Introduce more dynamic movements, which will begin to vary planes and directions and increase gravity acceleration and impact forces. 

● Introduce two planes or direction of movement into patterns

● The introduction of barriers to jump over and variable planes and increased movement speeds due to gravity and countermovement patterning will challenge the athlete to gain another level of motor control and absorption and the ability to change direction and release the stored energy to a greater degree.

● When ready, begin coaching your athletes to reduce the amortization phase or transition between the lowering and rising phases to harness elastic energy into motion (minimizing potential energy leaks).

● Maintain all postural and landing considerations from previous phases.

 

PHASE 4 - 5

Progress to double contact movements/bounces (small jump preceding large jump) to potentiate the SSC further. This is what most consider "true plyometrics," wherein the emphasis is on switching from a landing (eccentric) to a take-off (concentric) as rapidly as possible.
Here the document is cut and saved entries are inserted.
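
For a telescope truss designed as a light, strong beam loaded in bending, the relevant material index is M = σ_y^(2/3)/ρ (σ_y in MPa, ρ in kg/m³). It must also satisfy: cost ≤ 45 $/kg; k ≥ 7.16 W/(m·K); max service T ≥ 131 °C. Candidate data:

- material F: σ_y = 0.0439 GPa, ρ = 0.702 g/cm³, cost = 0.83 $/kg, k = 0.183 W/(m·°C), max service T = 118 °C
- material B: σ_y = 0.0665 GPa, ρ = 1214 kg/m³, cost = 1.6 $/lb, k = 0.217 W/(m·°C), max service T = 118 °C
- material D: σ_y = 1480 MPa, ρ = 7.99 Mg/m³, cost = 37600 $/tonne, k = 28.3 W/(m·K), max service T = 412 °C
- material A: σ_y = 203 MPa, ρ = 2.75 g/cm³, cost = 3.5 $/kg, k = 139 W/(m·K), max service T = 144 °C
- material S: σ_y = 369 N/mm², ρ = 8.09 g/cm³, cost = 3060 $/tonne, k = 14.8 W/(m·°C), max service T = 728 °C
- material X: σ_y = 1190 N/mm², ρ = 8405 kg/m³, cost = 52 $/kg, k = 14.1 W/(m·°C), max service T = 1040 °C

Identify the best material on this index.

Screen on constraints: cost ≤ 45 $/kg; k ≥ 7.16 W/(m·K); max service T ≥ 131 °C. Survivors: material D, material A, material S.
Normalizing units and computing the index:
  material D: σ_y = 1480 MPa, ρ = 7990 kg/m³
  material A: σ_y = 203.0 MPa, ρ = 2750 kg/m³
  material S: σ_y = 369.0 MPa, ρ = 8090 kg/m³
  material D: M = 16.3×10⁻³
  material A: M = 12.6×10⁻³
  material S: M = 6.36×10⁻³
Material D has the largest M.

material D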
● Introduction of bounce or double contact.

● Emphasize minimizing ground contact time.

● Maintain all postural and landing considerations from previous phases.

● Introduce alternating limb patterns.

● Introduce 2+ planes and/or directions of movement.

● Introduce external load.

 

PHASE 6

The focus of this phase is to move the full spectrum of velocities, planes, directions, and sport-related patterns to fully integrate the weight room to the playing field 

● Introduce multiple loading variable and skills into sequences (i.e., MB throws to barrier jumps to sprints.)

● Introduce repeating patterns with maximal elasticity demands (depth jumps, high hurdle jumps, etc.)

● Introduce reactive/chaotic scenarios.

● Hybrid variations of takeoffs and landings (1 - 2 leg and 2 - 1 leg.)

In closing, while plyometrics can be fun, take the needed time to prepare the body physiologically. Develop your systematic plan to advance individuals towards higher-intensity drills once they demonstrate technique mastery and adequately tolerate jump-landing forces.